In diesem Thema befindet sich nicht ein Beitrag der gelöscht wurde, den könnte ich nemlich sehen. 
Möglicherweise hast du ja in einem der Versuchströöts gepostet die alle beide gelöscht wurden weil sie nicht korrekt waren.


----------



## Klaus S. (22. Oktober 2009)

*AW: Was zählt alles zum Brandungsangeln???*

@Sleepwalker
schöne Auflistung nur sind deine Schnüre doch etwas sehr dünn :m


----------



## RheinBarbe (22. Oktober 2009)

*AW: Was zählt alles zum Brandungsangeln???*



Sleepwalker schrieb:


> Moin,
> 
> man kann Brandungsangeln wie folgt definieren.
> 1. Das Angeln in der Brandung wird meist mit längeren Ruten betrieben.
> ...



Das ist ja mal informativ.
Wieviele Fische fängt man denn dabei?
Beissen die im 5-Minuten-Takt?
Sind die Bisse heftig (Freilauf an, Bremse auf)?
Was für Fische beissen da?


----------



## Klaus S. (22. Oktober 2009)

*AW: Was zählt alles zum Brandungsangeln???*



LahnDöbel schrieb:


> Das ist ja mal informativ.


_*Yeap... hat er fein gemacht.*_


> Wieviele Fische fängt man denn dabei?


_*0- ganz viele... kann keiner voraus sagen*_


> Beissen die im 5-Minuten-Takt?


_*Manchmal ja...*_


> Sind die Bisse heftig (Freilauf an, Bremse auf)?


_*Bremse ganz fest und kein Freilauf in der Brandung da zu empfindlich. *_


> Was für Fische beissen da?


_*Plattfische und Dorsch sind die Hauptfische und ab und zu mal ne Meerforelle*_.


----------



## RheinBarbe (22. Oktober 2009)

*AW: Was zählt alles zum Brandungsangeln???*

#6
An einen Durschnittstag nach 8-Stunden angeln hat man 2 Fische gefangen oder 15.

Klar gibt es Tage da beisst nix. Wollte ja nur mal wissen wie so im allgemeinen das Beissverhalten da am Meer ist.


----------



## isfischer (22. Oktober 2009)

*AW: Was zählt alles zum Brandungsangeln???*

In diesem Thema befindet sich nicht ein Beitrag der gelöscht wurde, den könnte ich nemlich sehen. 
Möglicherweise hast du ja in einem der Versuchströöts gepostet die alle beide gelöscht wurden weil sie nicht korrekt waren.

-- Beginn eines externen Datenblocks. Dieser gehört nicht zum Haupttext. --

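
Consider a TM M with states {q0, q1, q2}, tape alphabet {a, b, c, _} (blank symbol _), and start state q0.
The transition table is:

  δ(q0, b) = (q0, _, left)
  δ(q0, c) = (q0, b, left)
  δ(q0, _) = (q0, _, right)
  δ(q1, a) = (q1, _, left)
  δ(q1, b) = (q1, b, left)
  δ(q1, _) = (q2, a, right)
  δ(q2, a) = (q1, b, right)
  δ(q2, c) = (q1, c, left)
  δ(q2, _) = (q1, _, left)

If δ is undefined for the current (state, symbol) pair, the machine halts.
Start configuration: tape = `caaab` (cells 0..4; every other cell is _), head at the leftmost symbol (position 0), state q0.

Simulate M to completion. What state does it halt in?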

ahh ok danke dir fuer die info
gruss
oli


----------



## Doc Plato (23. Oktober 2009)

*AW: Was zählt alles zum Brandungsangeln???*

Wie ist denn das Beisverhalten von Plattfischen? Schlägt da die Rutenspitze richtig aus oder ist das nur ganz feines gezuppel?


----------



## Gunnar. (23. Oktober 2009)

*AW: Was zählt alles zum Brandungsangeln???*

Hi Karsten,

Das ist dann eher ein feines Gezupfe. Grade bei Wind und Welle nicht immer leicht mitzubekommen.
 Morgen zB. soll nur wenig Wind sein. Da werd ich mal ne Karpfenangel mitnehmen. Da ist die Bisserkennung wesentlich besser als bei den härteren Brandungsruten...


----------



## Doc Plato (23. Oktober 2009)

*AW: Was zählt alles zum Brandungsangeln???*

Danke für die Antwort Gunnar! Aber dann nimm doch besser ne Heavy Feederrute!


----------



## Gunnar. (23. Oktober 2009)

*AW: Was zählt alles zum Brandungsangeln???*

Hab aber keine!!
Prinzipel aber ist ne Feederrute bei ruhiger See garnicht so schlecht. Da hab ich schon öfter Angler damit am Strand gesehen.


----------



## Sleepwalker (23. Oktober 2009)

*AW: Was zählt alles zum Brandungsangeln???*

Moinsen,

Bzgl. der Bisserkennung, es gibt z.B. die Möglichkeit Stippruten einzusetzen.
Ich habe mir zwei 5,00 m Stippen etwas umgebaut, man biegt sich ein "V" aus Nirodraht und befestigt dieses an der Spitze der Kopfrute da hinein legt man die Schnur von seiner Brandungsrute und schon hat man einen ganz feinen Bissanzeiger. Da erkennt man sogar das zupfen der Krabbler. Du kannst dir aber auch Bissanzeiger aus den Plastezitronen (in denen das Konzentrat drin ist) bauen diese kannst du dann mit Wasser befüllen und somit den Witterungsbedingungen anpassen.
Oder Du baust deinen Spitzenring um. Du nimmst den jetzigen ab und setzt dir stattdessen einen mit einer durchgehenden Hülse auf. In diese Hülse kannst du dann die Fieberglasspitzen z.B. von der Fa. "Dega" einsetzen und hast somit auch eine ganz sensible Bisserkennung.

Hier ein, zwei Beispiele,

http://www.meeresangler.org/pdf-246.pdf

http://www.anglerboard.de/board/showthread.php?t=99351

Schöne Grüße
Jens


----------



## FelixSch (24. Oktober 2009)

*AW: Was zählt alles zum Brandungsangeln???*



Sleepwalker schrieb:


> Oder Du baust deinen Spitzenring um. Du nimmst den jetzigen ab und setzt dir stattdessen einen mit einer durchgehenden Hülse auf. In diese Hülse kannst du dann die Fieberglasspitzen z.B. von der Fa. "Dega" einsetzen und hast somit auch eine ganz sensible Bisserkennung.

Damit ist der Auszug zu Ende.